Liquefaction occurs in saturated, saturated soils are the soils in which the space
between individual particles is completely filled with water.
This water exerts a pressure on the soil particles that. The water
pressure is however relatively low before the occurrence of earthquake. But earthquake
shaking can cause the water pressure to increase to the point at which the soil
particles can readily move with respect to one another.
Although earthquakes often triggers this increase in water pressure,
but activities such as blasting can also cause an increase in water pressure. When
liquefaction occurs, the strength of the soil decreases and the ability of a soil
deposit to support the construction above it.

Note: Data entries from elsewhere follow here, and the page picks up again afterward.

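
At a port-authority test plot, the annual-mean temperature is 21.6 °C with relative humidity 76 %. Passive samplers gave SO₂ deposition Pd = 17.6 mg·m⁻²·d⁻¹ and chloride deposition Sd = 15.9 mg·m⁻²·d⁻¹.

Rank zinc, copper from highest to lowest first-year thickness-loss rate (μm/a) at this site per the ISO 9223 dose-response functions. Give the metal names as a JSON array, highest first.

zinc: T>10 °C ⇒ hinge -0.071·(21.6−10) = -0.8236
  Pd branch = 0.0129·Pd^0.44·e^(0.046·RH+f) = 0.6595 μm/a
  Cl⁻ term: 0.0175·15.9^0.57·exp(0.008·76+0.085·21.6) = 0.9756
  sum: 0.6595 + 0.9756 → r_corr = 1.635 μm/a
copper: temperature factor f = -0.080·(11.6) = -0.9280
  Pd branch = 0.0053·Pd^0.26·e^(0.059·RH+f) = 0.3913 μm/a
  Cl⁻ term: 0.01025·15.9^0.27·exp(0.036·76+0.049·21.6) = 0.9616
  r_corr = 0.3913 + 0.9616 = 1.353 μm/a
Ordering by μm/a: zinc (1.64) > copper (1.35)

["zinc", "copper"]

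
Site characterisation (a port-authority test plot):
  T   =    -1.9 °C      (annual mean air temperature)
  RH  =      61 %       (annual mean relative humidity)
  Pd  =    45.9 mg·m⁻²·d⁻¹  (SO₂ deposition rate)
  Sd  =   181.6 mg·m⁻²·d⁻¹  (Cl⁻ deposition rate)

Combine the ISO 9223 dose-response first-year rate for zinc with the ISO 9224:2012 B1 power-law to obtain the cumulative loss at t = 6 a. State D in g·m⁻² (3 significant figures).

D(6) = 36.8 g·m⁻²

zinc: T≤10 °C ⇒ hinge +0.038·(-1.9−10) = -0.4522
  sulphur-dioxide contribution → 0.7312 μm/a
  chloride contribution → 0.4705 μm/a
  total first-year rate 1.202 μm/a
ISO 9224: D(t) = r_corr · t^b with b = 0.813 (zinc, B1)
  D(6) = 1.202 × 6^0.813 = 1.202 × 4.292 = 5.157 μm
  Mass loss = 5.157 μm × 7.14 g/cm³ = 36.82 g·m⁻²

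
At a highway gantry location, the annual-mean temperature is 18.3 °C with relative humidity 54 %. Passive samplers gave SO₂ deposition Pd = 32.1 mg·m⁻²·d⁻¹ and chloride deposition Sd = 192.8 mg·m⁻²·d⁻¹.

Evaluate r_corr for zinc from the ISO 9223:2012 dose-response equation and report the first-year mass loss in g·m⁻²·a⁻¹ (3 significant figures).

zinc: T>10 °C ⇒ hinge -0.071·(18.3−10) = -0.5893
  Pd branch = 0.0129·Pd^0.44·e^(0.046·RH+f) = 0.3947 μm/a
  Sd branch = 0.0175·Sd^0.57·e^(0.008·RH+0.085·T) = 2.563 μm/a
  sum: 0.3947 + 2.563 → r_corr = 2.958 μm/a
Convert to mass loss: 2.958 μm/a × 7.14 g/cm³ = 21.12 g·m⁻²·a⁻¹

r_corr = 21.1 g·m⁻²·a⁻¹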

Soil liquefaction can also exert higher pressure on retaining walls,
which can cause them to slide or tilt. This movement can cause destruction of structures
on the ground surface and settlement of the retained soil.

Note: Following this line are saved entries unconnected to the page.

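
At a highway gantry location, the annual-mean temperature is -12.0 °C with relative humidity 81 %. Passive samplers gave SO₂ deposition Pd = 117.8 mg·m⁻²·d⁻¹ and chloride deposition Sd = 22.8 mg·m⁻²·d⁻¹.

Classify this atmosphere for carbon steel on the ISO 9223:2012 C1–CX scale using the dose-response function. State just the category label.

C2

carbon steel: T≤10 °C ⇒ hinge +0.150·(-12.0−10) = -3.3000
  SO₂ term: 1.77·117.8^0.52·exp(0.02·81-3.3000) = 3.939
  Sd branch = 0.102·Sd^0.62·e^(0.033·RH+0.04·T) = 6.352 μm/a
  sum: 3.939 + 6.352 → r_corr = 10.29 μm/a
ISO 9223 Table 2 (carbon steel): 1.3 < 10.3 ≤ 25 μm/a ⇒ C2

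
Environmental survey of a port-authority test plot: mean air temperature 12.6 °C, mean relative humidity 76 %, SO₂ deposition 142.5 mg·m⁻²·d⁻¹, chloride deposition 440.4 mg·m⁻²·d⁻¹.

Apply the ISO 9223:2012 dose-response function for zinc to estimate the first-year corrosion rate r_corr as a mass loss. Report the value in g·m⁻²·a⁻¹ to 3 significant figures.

zinc: temperature factor f = -0.071·(2.6) = -0.1846
  SO₂ term: 0.0129·142.5^0.44·exp(0.046·76-0.1846) = 3.136
  Sd branch = 0.0175·Sd^0.57·e^(0.008·RH+0.085·T) = 3.014 μm/a
  r_corr = 3.136 + 3.014 = 6.151 μm/a
Convert to mass loss: 6.151 μm/a × 7.14 g/cm³ = 43.92 g·m⁻²·a⁻¹

r_corr = 43.9 g·m⁻²·a⁻¹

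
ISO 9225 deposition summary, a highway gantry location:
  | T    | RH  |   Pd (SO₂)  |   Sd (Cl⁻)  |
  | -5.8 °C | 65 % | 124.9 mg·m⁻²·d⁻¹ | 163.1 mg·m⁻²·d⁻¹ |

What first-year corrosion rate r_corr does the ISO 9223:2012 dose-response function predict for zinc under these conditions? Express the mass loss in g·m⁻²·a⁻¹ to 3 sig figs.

r_corr = 10.7 g·m⁻²·a⁻¹

zinc: f(T) = +0.038·(T−10) [T≤10 °C] = -0.6004
  sulphur-dioxide contribution → 1.177 μm/a
  chloride contribution → 0.328 μm/a
  total first-year rate 1.505 μm/a
Convert to mass loss: 1.505 μm/a × 7.14 g/cm³ = 10.75 g·m⁻²·a⁻¹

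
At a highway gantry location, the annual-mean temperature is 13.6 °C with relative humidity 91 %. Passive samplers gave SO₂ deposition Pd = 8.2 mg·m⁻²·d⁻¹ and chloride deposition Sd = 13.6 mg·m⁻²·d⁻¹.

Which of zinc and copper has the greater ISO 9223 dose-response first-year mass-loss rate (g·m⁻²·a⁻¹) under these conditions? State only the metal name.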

It is required to recognize the conditions that exist in a soil deposit
before an earthquake in order to identify liquefaction. Soil is basically an assemblage
of many soil particles which stay in contact with many neighboring soil. The contact
forces produced by the weight of the overlying particles holds individual soil particle
in its place and provide strength.
Liquefaction is the process that leads to a soil suddenly losing strength,
most commonly as a result of ground shaking during a large earthquake. Not all soils
however, will liquefy in an earthquake.
The following are particular features of soils that potentially can
liquefy:
They are sands and silts and quite loose in the ground. Such soils
do not stick together the way clay soils do.
They are below the watertable, so all the space between the grai of
sand and silt are filled with water. Dry soils above the watertable won’t liquefy.

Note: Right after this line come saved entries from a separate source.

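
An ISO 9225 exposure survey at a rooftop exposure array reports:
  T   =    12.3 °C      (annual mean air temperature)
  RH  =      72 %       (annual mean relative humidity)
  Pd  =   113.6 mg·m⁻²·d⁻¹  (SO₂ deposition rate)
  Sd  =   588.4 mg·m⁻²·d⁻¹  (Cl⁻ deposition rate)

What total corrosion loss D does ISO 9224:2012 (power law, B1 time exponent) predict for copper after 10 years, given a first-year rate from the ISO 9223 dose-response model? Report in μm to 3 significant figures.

D(10) = 11.4 μm

copper: f(T) = -0.080·(T−10) [T>10 °C] = -0.1840
  Pd branch = 0.0053·Pd^0.26·e^(0.059·RH+f) = 1.056 μm/a
  Sd branch = 0.01025·Sd^0.27·e^(0.036·RH+0.049·T) = 1.4 μm/a
  sum: 1.056 + 1.4 → r_corr = 2.455 μm/a
Power-law: D(10) = r_corr · 10^0.667
  D(10) = 2.455 × 10^0.667 = 2.455 × 4.645 = 11.41 μm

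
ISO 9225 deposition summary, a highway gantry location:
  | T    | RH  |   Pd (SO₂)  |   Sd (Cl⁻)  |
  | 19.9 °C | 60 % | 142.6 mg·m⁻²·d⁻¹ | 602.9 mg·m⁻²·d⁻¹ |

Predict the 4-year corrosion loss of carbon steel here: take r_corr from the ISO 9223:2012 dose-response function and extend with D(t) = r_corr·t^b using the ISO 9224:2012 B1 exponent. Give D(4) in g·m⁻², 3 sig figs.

D(4) = 2.14e+03 g·m⁻²

carbon steel: T>10 °C ⇒ hinge -0.054·(19.9−10) = -0.5346
  sulphur-dioxide contribution → 45.4 μm/a
  chloride contribution → 86.69 μm/a
  total first-year rate 132.1 μm/a
Long-term exponent b (ISO 9224 Table 2, B1) = 0.523
  D(4) = 132.1 × 4^0.523 = 132.1 × 2.065 = 272.7 μm
  Mass loss = 272.7 μm × 7.85 g/cm³ = 2141 g·m⁻²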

When an earthquake occurs the shaking is so rapid and violent that
the sand and silt grains try to compress the spaces filled with water,
but the water pushes back and pressure
builds up until the grains ‘float’ in the water. Once that happens the soil loses
its strength – it has liquefied. Soil that was once solid now behaves like a fluid
WHAT HAPPENS NEXT ?
Liquefied soil, like water, cannot support the weight of whatever is
lying above it – be it the surface layers of dry soil or the concrete floors of
buildings.
The liquefied soil under that weight is forced into any cracks and
crevasses it can find, including those in the dry soil above, or the cracks between
concrete slabs. It flows out onto the surface as boils, sand volcanoes and rivers
of silt. In some cases the liquefied soil flowing up a crack can erode and widen
the crack to a size big enough to accommodate a car.
AFTER THE EARTHQUAKE
After the earthquake shaking has ceased, and liquefaction effects have
diminished (which may take several hours).
The permanent effects include:
• Lowering of ground levels where liquefaction and soil ejection has
occurred. Ground lowering may be sufficient to make the surface close to or below
the watertable, creating ponds.
• Disruption of ground due to lateral spreading.
The liquefied soil that is not ejected onto the ground surface re-densifies
and regains strength, in some cases re-densified soil is stronger than before the
earthquake.
Careful engineering evaluation is required to determine whether ground
that has suffered liquefaction can be redeveloped.